Fast, Professional Delaware Corporation
- What is Incorporating?
Incorporating is the forming of a new corporation — a legal “person” which, while being composed of natural persons, exists completely separate from them. The internal affairs that govern a corporation are determined by the law of the state of incorporation. When forming a corporation, one has the opportunity to “forum shop” for the state with the most favorable business-friendly laws. These laws are rarely from the state where the owners happen to reside.
Over half of the Fortune 500 companies choose to incorporate in the State of Delaware. Some of the reasons these companies choose Delaware are:
- Delaware offers unique protection and predictability for stockholders and directors.
- The U.S. Chamber of Commerce has rated Delaware the number one state for its litigation system in each of the past five years.
- Delaware courts were rated the most fair and competent at resolving business disputes.
C-Corporations vs. S-Corporations
- The Pre-Incorporation Decision
The C-corporation vs. S-corporation discussion should not impact your pre-incorporation decision.
There is no distinction between the Certificate of Incorporation for a C-corporation versus that for an S-corporation. Every corporation filed with any of the 50 US States starts out simply as a corporation.
Although many small business owners fear “Double Taxation”, there are some very compelling financial benefits of the C-corporation structure.
C-Corporation Financial Benefits:
- Low 15% corporate income tax on the first $50,000 of income (allowing more “working capital” to either remain in the company or pay off corporate debts)
- Dividend tax rate of 15% on distributions of after tax income to owners
- Ability to borrow money from the corporation by using promissory notes
- Optional election of a fiscal year
- Ability to shift profits and losses between years to “income average” and reduce taxes
- Ability to build up operating losses during first few years to offset future gains
- More tax deductions are possible (e.g. Medical Expense Reimbursement Plan)

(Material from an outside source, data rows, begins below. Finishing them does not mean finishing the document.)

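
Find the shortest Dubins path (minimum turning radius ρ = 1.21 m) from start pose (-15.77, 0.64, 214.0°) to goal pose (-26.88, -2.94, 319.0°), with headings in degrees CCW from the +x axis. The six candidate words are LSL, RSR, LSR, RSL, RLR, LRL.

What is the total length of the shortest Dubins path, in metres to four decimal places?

Let ψ = atan2(Δy, Δx) = atan2(-3.58, -11.11) = -162.1394° be the start→goal bearing.
Normalize: d = |goal − start| / ρ = 11.672553/1.21 = 9.646738, α = (θ_start − ψ) mod 360° = 16.1394° = 0.281685 rad, β = (θ_goal − ψ) mod 360° = 121.1394° = 2.114281 rad.
Common terms: sin α = 0.277975, cos α = 0.960588, sin β = 0.855912, cos β = -0.517122, cos(α−β) = -0.258819, d² = 93.059559. Work in radians in the unit-radius frame; every candidate has L = ρ·(t + p + q).
LSL: p² = 2 + d² − 2cos(α−β) + 2d(sin α − sin β) = 84.426788; p = √p² = 9.188405; φ = atan2(cos β − cos α, d + sin α − sin β) = -0.161525 rad; t = (φ − α) mod 2π = 5.839975 rad, q = (β − φ) mod 2π = 2.275806 rad → L = 1.21·(5.839975 + 9.188405 + 2.275806) = 1.21·17.304186 = 20.938065 m
RSR: p² = 2 + d² − 2cos(α−β) + 2d(sin β − sin α) = 106.727606; p = √p² = 10.330905; φ = atan2(cos α − cos β, d − sin α + sin β) = 0.143530 rad; t = (α − φ) mod 2π = 0.138155 rad, q = (φ − β) mod 2π = 4.312434 rad → L = 1.21·(0.138155 + 10.330905 + 4.312434) = 1.21·14.781495 = 17.885609 m
LSR: p² = d² − 2 + 2cos(α−β) + 2d(sin α + sin β) = 112.418540; p = √p² = 10.602761; φ = atan2(−cos α − cos β, d + sin α + sin β) − atan2(−2, p) = 0.145327 rad; t = (φ − α) mod 2π = 6.146827 rad, q = (φ − β) mod 2π = 4.314231 rad → L = 1.21·(6.146827 + 10.602761 + 4.314231) = 1.21·21.063819 = 25.487221 m
RSL: p² = d² − 2 + 2cos(α−β) − 2d(sin α + sin β) = 68.665301; p = √p² = 8.286453; φ = atan2(cos α + cos β, d − sin α − sin β) − atan2(2, p) = -0.184782 rad; t = (α − φ) mod 2π = 0.466467 rad, q = (β − φ) mod 2π = 2.299063 rad → L = 1.21·(0.466467 + 8.286453 + 2.299063) = 1.21·11.051983 = 13.372899 m
RLR: c = (6 − d² + 2cos(α−β) + 2d(sin α − sin β))/8 = -12.340951, |c| > 1 → infeasible
LRL: c = (6 − d² + 2cos(α−β) − 2d(sin α − sin β))/8 = -9.553348, |c| > 1 → infeasible
Shortest: RSL with L = 13.372899 m ≈ 13.3729 m

13.3729 m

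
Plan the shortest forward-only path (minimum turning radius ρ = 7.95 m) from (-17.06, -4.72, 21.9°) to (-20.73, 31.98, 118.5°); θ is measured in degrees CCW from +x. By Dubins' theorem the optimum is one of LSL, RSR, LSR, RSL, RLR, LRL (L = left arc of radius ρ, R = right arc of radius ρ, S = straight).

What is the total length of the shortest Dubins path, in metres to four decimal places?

40.0673 m

Let ψ = atan2(Δy, Δx) = atan2(36.70, -3.67) = 95.7106° be the start→goal bearing.
Normalize: d = |goal − start| / ρ = 36.883044/7.95 = 4.639377, α = (θ_start − ψ) mod 360° = 286.1894° = 4.994947 rad, β = (θ_goal − ψ) mod 360° = 22.7894° = 0.397750 rad.
Common terms: sin α = -0.960345, cos α = 0.278814, sin β = 0.387345, cos β = 0.921935, cos(α−β) = -0.114937, d² = 21.523815. Work in radians in the unit-radius frame; every candidate has L = ρ·(t + p + q).
LSL: p² = 2 + d² − 2cos(α−β) + 2d(sin α − sin β) = 11.248803; p = √p² = 3.353923; φ = atan2(cos β − cos α, d + sin α − sin β) = 0.192947 rad; t = (φ − α) mod 2π = 1.481185 rad, q = (β − φ) mod 2π = 0.204803 rad → L = 7.95·(1.481185 + 3.353923 + 0.204803) = 7.95·5.039912 = 40.067297 m
RSR: p² = 2 + d² − 2cos(α−β) + 2d(sin β − sin α) = 36.258575; p = √p² = 6.021509; φ = atan2(cos α − cos β, d − sin α + sin β) = -0.107008 rad; t = (α − φ) mod 2π = 5.101956 rad, q = (φ − β) mod 2π = 5.778427 rad → L = 7.95·(5.101956 + 6.021509 + 5.778427) = 7.95·16.901892 = 134.370041 m
LSR: p² = d² − 2 + 2cos(α−β) + 2d(sin α + sin β) = 13.977214; p = √p² = 3.738611; φ = atan2(−cos α − cos β, d + sin α + sin β) − atan2(−2, p) = 0.204094 rad; t = (φ − α) mod 2π = 1.492332 rad, q = (φ − β) mod 2π = 6.089529 rad → L = 7.95·(1.492332 + 3.738611 + 6.089529) = 7.95·11.320472 = 89.997753 m
RSL: p² = d² − 2 + 2cos(α−β) − 2d(sin α + sin β) = 24.610667; p = √p² = 4.960914; φ = atan2(cos α + cos β, d − sin α − sin β) − atan2(2, p) = -0.156805 rad; t = (α − φ) mod 2π = 5.151753 rad, q = (β − φ) mod 2π = 0.554556 rad → L = 7.95·(5.151753 + 4.960914 + 0.554556) = 7.95·10.667222 = 84.804417 m
RLR: c = (6 − d² + 2cos(α−β) + 2d(sin α − sin β))/8 = -3.532322, |c| > 1 → infeasible
LRL: c = (6 − d² + 2cos(α−β) − 2d(sin α − sin β))/8 = -0.406100; p = 2π − arccos c = 4.294206 rad; φ = atan2(cos β − cos α, d + sin α − sin β) = 0.192947 rad; t = (φ − α + p/2) mod 2π = 3.628288 rad, q = (β − α − t + p) mod 2π = 2.351907 rad → L = 7.95·(3.628288 + 4.294206 + 2.351907) = 7.95·10.274401 = 81.681487 m
Shortest: LSL with L = 40.067297 m ≈ 40.0673 m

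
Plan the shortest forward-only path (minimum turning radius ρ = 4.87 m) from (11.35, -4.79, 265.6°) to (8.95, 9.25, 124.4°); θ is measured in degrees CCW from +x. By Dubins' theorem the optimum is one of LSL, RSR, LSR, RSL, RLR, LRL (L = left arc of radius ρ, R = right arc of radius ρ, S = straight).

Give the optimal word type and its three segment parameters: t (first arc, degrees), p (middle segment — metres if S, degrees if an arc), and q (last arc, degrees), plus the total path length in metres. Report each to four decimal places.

RSL: t = 229.5010°, p = 5.1683 m, q = 88.3010°, L = 32.1807 m

Let ψ = atan2(Δy, Δx) = atan2(14.04, -2.40) = 99.7004° be the start→goal bearing.
Normalize: d = |goal − start| / ρ = 14.243651/4.87 = 2.924774, α = (θ_start − ψ) mod 360° = 165.8996° = 2.895494 rad, β = (θ_goal − ψ) mod 360° = 24.6996° = 0.431089 rad.
Common terms: sin α = 0.243622, cos α = -0.969870, sin β = 0.417861, cos β = 0.908511, cos(α−β) = -0.779338, d² = 8.554305. Work in radians in the unit-radius frame; every candidate has L = ρ·(t + p + q).
LSL: p² = 2 + d² − 2cos(α−β) + 2d(sin α − sin β) = 11.093760; p = √p² = 3.330730; φ = atan2(cos β − cos α, d + sin α − sin β) = 0.599167 rad; t = (φ − α) mod 2π = 3.986858 rad, q = (β − φ) mod 2π = 6.115108 rad → L = 4.87·(3.986858 + 3.330730 + 6.115108) = 4.87·13.432695 = 65.417227 m
RSR: p² = 2 + d² − 2cos(α−β) + 2d(sin β − sin α) = 13.132202; p = √p² = 3.623838; φ = atan2(cos α − cos β, d − sin α + sin β) = -0.544909 rad; t = (α − φ) mod 2π = 3.440403 rad, q = (φ − β) mod 2π = 5.307187 rad → L = 4.87·(3.440403 + 3.623838 + 5.307187) = 4.87·12.371428 = 60.248855 m
LSR: p² = d² − 2 + 2cos(α−β) + 2d(sin α + sin β) = 8.865003; p = √p² = 2.977416; φ = atan2(−cos α − cos β, d + sin α + sin β) − atan2(−2, p) = 0.608603 rad; t = (φ − α) mod 2π = 3.996294 rad, q = (φ − β) mod 2π = 0.177514 rad → L = 4.87·(3.996294 + 2.977416 + 0.177514) = 4.87·7.151223 = 34.826458 m
RSL: p² = d² − 2 + 2cos(α−β) − 2d(sin α + sin β) = 1.126255; p = √p² = 1.061252; φ = atan2(cos α + cos β, d − sin α − sin β) − atan2(2, p) = -1.110053 rad; t = (α − φ) mod 2π = 4.005548 rad, q = (β − φ) mod 2π = 1.541143 rad → L = 4.87·(4.005548 + 1.061252 + 1.541143) = 4.87·6.607942 = 32.180678 m
RLR: c = (6 − d² + 2cos(α−β) + 2d(sin α − sin β))/8 = -0.641525; p = 2π − arccos c = 4.015904 rad; φ = atan2(cos α − cos β, d − sin α + sin β) = -0.544909 rad; t = (α − φ + p/2) mod 2π = 5.448355 rad, q = (α − β − t + p) mod 2π = 1.031953 rad → L = 4.87·(5.448355 + 4.015904 + 1.031953) = 4.87·10.496213 = 51.116557 m
LRL: c = (6 − d² + 2cos(α−β) − 2d(sin α − sin β))/8 = -0.386720; p = 2π − arccos c = 4.315317 rad; φ = atan2(cos β − cos α, d + sin α − sin β) = 0.599167 rad; t = (φ − α + p/2) mod 2π = 6.144516 rad, q = (β − α − t + p) mod 2π = 1.989581 rad → L = 4.87·(6.144516 + 4.315317 + 1.989581) = 4.87·12.449414 = 60.628646 m
Shortest: RSL with L = 32.180678 m ≈ 32.1807 m
Convert RSL to answer units (arcs ×180/π): t = 4.005548·180/π = 229.5010°, p = ρ·p = 4.87·1.061252 = 5.1683 m, q = 1.541143·180/π = 88.3010°, L = 32.1807 m.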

- Net tax paid by owners may be much lower than that paid under a “Subchapter S” election
Consultants and the C-Corporation:
Although the C-corporation status is technically not available for Personal Service Corporations, consultants who would like the benefits of the low tax from a C-corporation can take advantage of a loophole in the C-corporation tax code.
A consulting business can, in fact, be classified as a C-corporation if at least 6% of the stock is issued to a “non-employee”. This can easily be accomplished by issuing 6% of the stock to a spouse or another trusted individual who does not work for the company.
The S-corporation is a vehicle that many business owners use to reduce the amount they contribute to Social Security and Medicaid. (Note: The S-corporation structure is not available to partnerships, which are taxed under “subchapter K”).
While part of the owner’s salary and bonuses are subject to self-employment tax, the remaining taxable income is deemed to be an “S-Distribution”. The S-Distribution is not subject to Medicaid and Social Security tax, only individual tax. This creates a huge loophole in the federal tax system, allowing business owners to reduce their employment tax burden by 3% or more.
- Choosing C-Corporation or S-Corporation
The Internal Revenue Code provides that a corporation filed with any U.S. state shall be taxed under “Subchapter C.” This essentially means that all corporations start out as C-corporations for tax purposes.
Should a corporation’s owners later wish to be taxed as an S-corporation, they would file a “Subchapter S” federal tax election (Form 2553) within 75 days of incorporating or within 75 days of the beginning of the calendar year. To do this, the corporation would need to have less than 100 owners, all of whom must be either U.S. Citizens or permanent resident aliens (“Green Card” holders). Once the “S” tax election is made, the return to be filed is the 1120 “S”, rather than the 1120. Whether or not you decide to be taxed as an S-corporation, your company is still a “General Corporation” in the eyes of the state of incorporation.
An LLC can also choose to be taxed as an S-corporation or as a C-corporation, rather than as a Partnership. To be taxed as an S-corporation, the LLC owners would need to file the IRS Form 2553. To be taxed as a C-corporation, they would need to file the IRS Form 8832.
A Note about Asset Protection:
We usually suggest that liabilities between separate businesses be “segregated.” For owners of small businesses, such as restaurants, it is usually best to own land through an LLC and lease that property to your active business, which is run as an S-corporation. This will prevent a judgment creditor of your business from being able to collect against your equity in the real estate.